Sky’s the limit
Sydney Mines native lives life to the fullest
She’s stepped foot on every continent, visited more than 100 countries and has no problem swimming with sharks, riding camels, skydiving or even piloting her own fighter jet.
“When you grow up in a small town people just assume that you’re going to go back to that small town and then it’s really limited in to what jobs you’re going to have … or in Cape Breton, people assume you’re either going to be there or in Alberta,” said 37-year-old travel blogger Lesley Carter.
“Sometimes that’s all you see. That’s your world but it doesn’t have to be your world.”
After graduating with two university degrees and teaching English and journalism at schools in Manitoba, Cape Breton and New Brunswick, Carter made the whirlwind decision to relocate to California in 2011.
Her former husband found a well-paying software job before the big move, but Carter knew she would be unable to teach in the United States.
“I just started a blog as something to do on the side because I wasn’t working and I could write about my new experiences in California, so my family could follow along and it wasn’t just telephone conversations,” the Sydney Mines native said by phone from her home in Montreal, Que.
“I started posting a lot of things I had done in the past, past trips and things like that, because I’d already visited close to 40 countries at that time … and I did a lot of extreme things like skydiving, bungee jumping and base jumping.”
Carter’s urge to travel began at an earlier age. Her parents were operators of a private school known as the National School of Learning that was once located on George Street in Sydney.
The school taught English as a second language to pupils from predominately Spanishspeaking countries. It was at age eight that Carter’s parents allowed her to board her first solo flight to visit family friends in Cuba.
She continued to find any opportunity to travel, adding stamps to her passport during her university studies, including summer teaching gigs in places such as Abu Dhabi, Dubai, Ireland and France.
And soon after launching Bucket List Publications, major organizations and companies came knocking, including Visit California, Tourism Fiji and GoPro.
“Somebody had seen that I had gone for helicopter lessons before and they said ‘Oh my goodness that would be great promotion for us for our lessons that we offer here in Costa Mesa,’ so they offered me helicopter lessons,” she said.
“I wasn’t doing it for money in the beginning. If somebody would offer me an experience for free, I would write about it on the site and they would share it on their social media as well.”
She later reached out to one of the biggest hotels in Las Vegas, the Venetian, asking for a free weekend stay. In exchange, she would write an article on the condition that her blog posts be shared to help her gain more followers.
“It got to the point where tourism boards started to offer me media trips in exchange for coverage,” said Carter.
“Once they started promoting my site, it just grew and grew and grew. It was a snowball effect … so I had (tourism) boards from all over the world sharing my posts and my social shares. It grew from a few thousand views a month to a few million.”

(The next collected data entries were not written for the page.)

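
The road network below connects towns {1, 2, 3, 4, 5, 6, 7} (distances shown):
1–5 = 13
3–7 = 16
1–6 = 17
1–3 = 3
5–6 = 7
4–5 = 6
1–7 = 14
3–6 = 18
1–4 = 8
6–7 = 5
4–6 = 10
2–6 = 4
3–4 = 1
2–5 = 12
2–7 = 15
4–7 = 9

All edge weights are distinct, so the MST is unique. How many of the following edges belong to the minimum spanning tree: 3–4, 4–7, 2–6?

Sort edges by weight, then run Kruskal:
3–4 (1): add. Components now {1} {2} {3,4} {5} {6} {7}
1–3 (3): add. Components now {1,3,4} {2} {5} {6} {7}
2–6 (4): add. Components now {1,3,4} {2,6} {5} {7}
6–7 (5): add. Components now {1,3,4} {2,6,7} {5}
4–5 (6): add. Components now {1,3,4,5} {2,6,7}
5–6 (7): add. Components now {1,2,3,4,5,6,7}
MST edge set: {3–4, 1–3, 2–6, 6–7, 4–5, 5–6}.
Of the listed edges, {3–4, 2–6} are in the MST → 2.

2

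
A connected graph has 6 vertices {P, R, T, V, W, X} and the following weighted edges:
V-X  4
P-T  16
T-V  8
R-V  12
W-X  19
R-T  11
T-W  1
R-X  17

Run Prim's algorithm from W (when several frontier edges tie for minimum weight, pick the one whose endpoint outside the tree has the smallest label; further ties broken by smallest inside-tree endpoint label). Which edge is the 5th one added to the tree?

P-T

Prim, starting at W.
Step 1: cheapest edge leaving the tree is T-W (1); add T.
Step 2: cheapest edge leaving the tree is T-V (8); add V.
Step 3: cheapest edge leaving the tree is V-X (4); add X.
Step 4: cheapest edge leaving the tree is R-T (11); add R.
Step 5: cheapest edge leaving the tree is P-T (16); add P.
The 5th edge added is P-T.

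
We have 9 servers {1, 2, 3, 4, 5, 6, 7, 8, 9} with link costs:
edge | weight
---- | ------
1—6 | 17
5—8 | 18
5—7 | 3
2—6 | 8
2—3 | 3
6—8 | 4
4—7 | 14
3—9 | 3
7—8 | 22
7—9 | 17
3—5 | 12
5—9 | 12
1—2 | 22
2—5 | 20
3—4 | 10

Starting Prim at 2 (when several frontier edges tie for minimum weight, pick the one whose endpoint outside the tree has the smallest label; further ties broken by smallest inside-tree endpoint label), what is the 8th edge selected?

Prim's algorithm from 2:
Step 1: cheapest edge leaving the tree is 2—3 (3); add 3.
Step 2: cheapest edge leaving the tree is 3—9 (3); add 9.
Step 3: cheapest edge leaving the tree is 2—6 (8); add 6.
Step 4: cheapest edge leaving the tree is 6—8 (4); add 8.
Step 5: cheapest edge leaving the tree is 3—4 (10); add 4.
Step 6: cheapest edge leaving the tree is 3—5 (12); add 5.
Step 7: cheapest edge leaving the tree is 5—7 (3); add 7.
Step 8: cheapest edge leaving the tree is 1—6 (17); add 1.
The 8th edge added is 1—6.

1-6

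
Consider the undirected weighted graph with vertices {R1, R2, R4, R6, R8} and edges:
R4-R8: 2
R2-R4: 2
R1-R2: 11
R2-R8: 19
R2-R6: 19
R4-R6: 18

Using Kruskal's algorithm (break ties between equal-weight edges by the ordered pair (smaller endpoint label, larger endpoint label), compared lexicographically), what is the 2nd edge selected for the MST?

Kruskal: consider edges lightest-first.
R2-R4 (2): add. Components now {R6} {R1} {R2,R4} {R8}
R4-R8 (2): add. Components now {R6} {R1} {R2,R4,R8}
R1-R2 (11): add. Components now {R6} {R1,R2,R4,R8}
R4-R6 (18): add. Components now {R1,R2,R4,R6,R8}
The 2nd edge added is R4-R8.

R4-R8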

Carter’s blogging career reached a pinnacle in 2014 when she met Saved by the Bell actor and television host, Mario Lopez. The star had recognized her at a Hollywood event and noted that he had been following along on her adventures.
“That was one of the biggest turning points in my whole life
because I realized then that this is the ideal, dream job,” she said. “But you don’t have to live in Hollywood, and you don’t have to be a superstar, and you don’t have to grow up rich, and you don’t even have to have the university degree that everyone thought that you needed to have.”
To make a living as a fulltime travel blogger, Carter accepts paid sponsorship, paid posts, advertising placement, social media campaigns and public speaking events. She describes Instagram as her most profitable platform.
Early blog articles centered on Carter’s extreme adventures. Now her trips usually include daughter, Athena, who will turn six in April. Since flying internationally to Cape Breton at just two days old, Athena has visited at
least 50 countries and enjoyed activities such rock climbing, para-sailing, snorkeling and skiing.
“It’s been a big shift for me but it’s been a big shift in my audience as well. It is now mostly young families that are looking for places that they can travel with their kids where they don’t have to restrict their lifestyle,” she said.
“There are absolutely insane times but I am very appreciative of the life I have. It is 100 per cent a dream.”
Carter now hopes to send a message to small town students, telling them to widen their mindsets about what they can accomplish. She hopes that by sharing her story, youngsters will set no limits for their future.
“It’s become my motto that the more unrealistic you are
with your dreams and goals the more you can achieve because you don’t have to restrict what you want from life,” she said.
“All you need is a computer, all you need is a phone, all you need is an idea and you can do anything now.”
Among the challenges of her career, Carter said she must sometimes turn down travel opportunities to create balance between life at home and life on the road.
Since its inception six years ago, Carter’s blog has grown to an audience of more than 500,000 unique views per month, over 200,000 subscribers and an additional 100,000 followers on other social media outlets, including over 60,000 followers on Instagram
Some of her most extreme adventures include sailing a tall ship to Antarctica and trekking with chimpanzees and gorillas in Uganda.
Her upcoming travel itinerary includes trips to Jamaica, Mexico and Germany.